The other landmark is a newly developed $50 million construction project that now houses Alameda County’s Social Services Agency. It was recently dedicated as the North County Self Sufficiency Center at Thomas L. Berkley Square. The new development occupies an area where the former Oakland Post and Hotel Royal once stood.

In his youth Berkley was a gifted academic and world-class track and field athlete at UCLA where he competed with fellow athlete and good friend, former LA mayor Tom Bradley. Berkley graduated in 1938 and later attended UC Berkeley’s Boalt Hall and Hastings School of Law, receiving his doctorate in law in 1942.
He practiced law for a year and was then drafted by the U.S. Army as a private during World War II. He later rose to the rank of second lieutenant.
Following the war Berkley organized a law firm in Berkeley under the name of Thomas Berkley & Associates. At the time, his firm was known as the largest ethnically integrated, bilingual law firm in the nation. In 1972 Berkley purchased a 35,000-square-foot building in Oakland and later moved his various legal and business operations to the new facility.
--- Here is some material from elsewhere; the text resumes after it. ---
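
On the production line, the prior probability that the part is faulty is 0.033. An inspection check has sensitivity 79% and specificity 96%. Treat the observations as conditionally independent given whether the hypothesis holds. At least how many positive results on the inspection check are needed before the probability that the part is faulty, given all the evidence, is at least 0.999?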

During this time Berkley was responsible for helping many prominent figures in Oakland make progress with their careers. This included more than 100 lawyers who received their early training from Berkley, and Oakland and Berkeley mayors Lionel Wilson, Warren Widener and Gus Newport.
In addition to his legal affairs, Berkley was also a publisher. The building he purchased on 20th St. and San Pablo Ave. housed the Post Newspaper Group, including the Oakland Post and El Mundo newspapers, complete with printing presses. The Post, which during the 1970s and 1980s had the distinction of being the largest African American tri-weekly newspaper in the nation, reflected Berkley’s cross-cultural, bilingual tradition.
The Post served for almost four decades as an invaluable purveyor of news and religious issues in the Bay Area, targeting areas that are 90 percent or more African American and Hispanic throughout Berkeley, Oakland, Richmond, San Francisco and the Peninsula.
The policies and influence of the Oakland Post and El Mundo resulted in Berkley’s 1966 invitation to Mexico, where he was honored for outstanding contributions to intercultural understanding between Hispanics and African Americans. Berkley spoke Spanish fluently.